Nuclear infrastructure is the primary focus. Degrading Iran’s ability to enrich uranium, build delivery systems, and develop weapons-relevant materials is the direct expression of Trump’s stated objective of ensuring Iran never has a nuclear weapon. Strikes on nuclear facilities are the most direct translation of stated policy into military action.
Missile systems represent the second major focus. Iranian ballistic missiles are the delivery mechanism for any future nuclear warhead, and they pose a direct conventional threat to American forces and allied targets in the region. Degrading Iran’s missile inventory and production capacity reduces both the nuclear delivery threat and the conventional threat simultaneously. It is a logical extension of the nuclear containment objective.

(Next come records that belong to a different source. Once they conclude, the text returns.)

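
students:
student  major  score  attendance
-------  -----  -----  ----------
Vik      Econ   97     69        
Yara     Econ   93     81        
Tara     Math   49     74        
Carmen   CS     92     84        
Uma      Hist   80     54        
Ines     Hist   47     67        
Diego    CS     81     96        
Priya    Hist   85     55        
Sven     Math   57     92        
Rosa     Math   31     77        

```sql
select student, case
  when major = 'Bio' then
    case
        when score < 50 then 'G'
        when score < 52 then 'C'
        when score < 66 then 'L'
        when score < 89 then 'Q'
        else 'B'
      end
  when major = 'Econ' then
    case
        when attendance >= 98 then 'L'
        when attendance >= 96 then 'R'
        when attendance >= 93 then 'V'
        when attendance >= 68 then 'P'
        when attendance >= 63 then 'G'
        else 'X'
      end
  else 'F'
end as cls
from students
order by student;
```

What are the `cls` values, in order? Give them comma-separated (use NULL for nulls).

student=Carmen: major='CS' → outer ELSE → F
student=Diego: major='CS' → outer ELSE → F
student=Ines: major='Hist' → outer ELSE → F
student=Priya: major='Hist' → outer ELSE → F
student=Rosa: major='Math' → outer ELSE → F
student=Sven: major='Math' → outer ELSE → F
student=Tara: major='Math' → outer ELSE → F
student=Uma: major='Hist' → outer ELSE → F
student=Vik: major='Econ' → inner[attendance >= 68] → P
student=Yara: major='Econ' → inner[attendance >= 68] → P

F, F, F, F, F, F, F, F, P, P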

Naval assets round out the American campaign’s target set. Iranian naval forces — including fast boats, submarines, and anti-ship missile systems — pose threats to maritime traffic in the Persian Gulf and Strait of Hormuz. Striking them reduces Iran’s ability to threaten the energy flows and commercial shipping that American strategic interests depend on protecting.
What is notably absent from Trump’s target set is economic infrastructure — energy facilities, financial systems, industrial capacity — and the political leadership that Netanyahu has targeted through his assassination program. These are the elements of Israel’s broader campaign that reflect its different strategic objective. Director of National Intelligence Tulsi Gabbard confirmed the divergence officially. The South Pars strike put it in operational terms. Trump’s campaign is focused; Netanyahu’s is comprehensive. That difference defines the alliance’s central tension.